Sanera and Shaw detail the fascinating U.S. Geological Survey (USGS) figures of ultimate reserves—the amount of recoverable resources estimated to be in the top-half mile of the Earth’s crust and the total amounts of particular minerals thought to be in the entire Earth’s crust. These are big numbers and show how absurd textbook predictions of shortages are. Consider the aluminum that many textbook authors say may run out. Instead of the 23 years that textbooks come up with by dividing known reserves by annual consumption, the USGS estimates, by dividing ultimate recoverable resources by annual consumption, that aluminum will last for the next 68 thousand years!
Future technologies will increase even this number by searching deeper in the Earth’s crust for minerals. How much total aluminum is there in the Earth’s crust? According to the USGS, enough for 38.5 billion years! Perhaps pessimists will still complain, But what will we do then? But for most people a few thousand years is enough of a cushion, and is a far cry from the 23-year deadline textbooks give children for aluminum (and 45 years for copper, 21 years for zinc, and so on).
In chapter after chapter, Sanera and Shaw steadily cut through textbook misstatements and misinformation. In addition to replacing fears with facts about the environment, the authors suggest at the end of each chapter exercises and activities that parents might use to engage their children in thinking about this more realistic and upbeat view of the future.
Perhaps the first few chapters will be hardest for skeptical readers. The authors begin the book with their critique of the way environmental ideas are taught in schools and lay out the basics of free-market environmentalism. Perspectives and conclusions are presented without having room to include the full analysis presented later in the book (readers are many times referred to later chapters). The alternative would have been to just launch into the chapters on specific environmental issues. Perhaps in recommending Facts, Not Fear to someone skeptical of market-oriented ideas it would be best to point them first to chapters on particular environmental issues.
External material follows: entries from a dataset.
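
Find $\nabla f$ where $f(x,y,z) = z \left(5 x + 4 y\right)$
(5*z, 4*z, 5*x + 4*y)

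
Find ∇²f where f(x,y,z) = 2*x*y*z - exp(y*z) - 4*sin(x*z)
4*x**2*sin(x*z) - y**2*exp(y*z) - z**2*exp(y*z) + 4*z**2*sin(x*z)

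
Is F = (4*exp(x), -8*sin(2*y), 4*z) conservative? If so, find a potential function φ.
Yes, F is conservative. φ = 2*z**2 + 4*exp(x) + 4*cos(2*y)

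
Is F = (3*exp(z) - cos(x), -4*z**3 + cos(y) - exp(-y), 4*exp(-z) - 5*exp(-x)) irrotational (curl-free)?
No, ∇×F = (12*z**2, 3*exp(z) - 5*exp(-x), 0)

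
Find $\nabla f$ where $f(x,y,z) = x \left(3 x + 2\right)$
(6*x + 2, 0, 0)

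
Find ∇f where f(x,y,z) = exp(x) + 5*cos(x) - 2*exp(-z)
(exp(x) - 5*sin(x), 0, 2*exp(-z))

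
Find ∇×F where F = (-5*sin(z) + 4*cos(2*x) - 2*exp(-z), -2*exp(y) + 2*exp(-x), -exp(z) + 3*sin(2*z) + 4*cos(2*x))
(0, 8*sin(2*x) - 5*cos(z) + 2*exp(-z), -2*exp(-x))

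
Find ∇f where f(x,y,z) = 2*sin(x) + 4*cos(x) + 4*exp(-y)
(-4*sin(x) + 2*cos(x), -4*exp(-y), 0)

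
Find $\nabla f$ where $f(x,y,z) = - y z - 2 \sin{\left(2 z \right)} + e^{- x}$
(-exp(-x), -z, -y - 4*cos(2*z))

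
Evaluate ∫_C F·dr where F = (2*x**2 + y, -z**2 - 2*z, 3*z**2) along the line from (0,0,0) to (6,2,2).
454/3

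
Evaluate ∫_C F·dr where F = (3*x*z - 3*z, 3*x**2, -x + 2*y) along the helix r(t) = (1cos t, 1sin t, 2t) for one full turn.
-9*pi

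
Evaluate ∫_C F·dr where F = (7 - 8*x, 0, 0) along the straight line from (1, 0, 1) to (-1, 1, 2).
-14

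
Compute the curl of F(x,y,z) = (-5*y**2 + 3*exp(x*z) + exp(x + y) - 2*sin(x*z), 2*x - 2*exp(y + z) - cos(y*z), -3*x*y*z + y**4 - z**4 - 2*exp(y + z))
(-3*x*z + 4*y**3 - y*sin(y*z), 3*x*exp(x*z) - 2*x*cos(x*z) + 3*y*z, 10*y - exp(x + y) + 2)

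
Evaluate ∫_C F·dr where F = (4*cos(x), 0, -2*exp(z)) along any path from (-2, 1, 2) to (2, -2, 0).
-2 + 8*sin(2) + 2*exp(2)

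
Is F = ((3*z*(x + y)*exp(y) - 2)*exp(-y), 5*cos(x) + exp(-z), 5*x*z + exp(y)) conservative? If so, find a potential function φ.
No, ∇×F = (exp(y) + exp(-z), 3*x + 3*y - 5*z, -3*z - 5*sin(x) - 2*exp(-y)) ≠ 0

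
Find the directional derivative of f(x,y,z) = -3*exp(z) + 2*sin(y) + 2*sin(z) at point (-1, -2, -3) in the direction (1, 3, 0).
3*sqrt(10)*cos(2)/5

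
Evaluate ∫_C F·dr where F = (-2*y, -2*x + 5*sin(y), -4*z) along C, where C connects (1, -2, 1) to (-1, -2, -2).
-14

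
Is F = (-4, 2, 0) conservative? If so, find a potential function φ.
Yes, F is conservative. φ = -4*x + 2*y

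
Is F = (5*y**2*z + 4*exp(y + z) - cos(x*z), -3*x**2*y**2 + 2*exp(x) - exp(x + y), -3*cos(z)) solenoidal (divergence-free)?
No, ∇·F = -6*x**2*y + z*sin(x*z) - exp(x + y) + 3*sin(z)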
This is a book worth buying for ourselves, and worth buying to share with friends and relatives who have children in school. I know of no better step-by-step economic and scientific critique of the standard doom and gloom environmental world view. In countering environmental beliefs found in textbooks and taught to children, Sanera and Shaw address a disturbing consequence of the environmental movement—the filling of young minds with a deep and pervasive pessimism about their own future.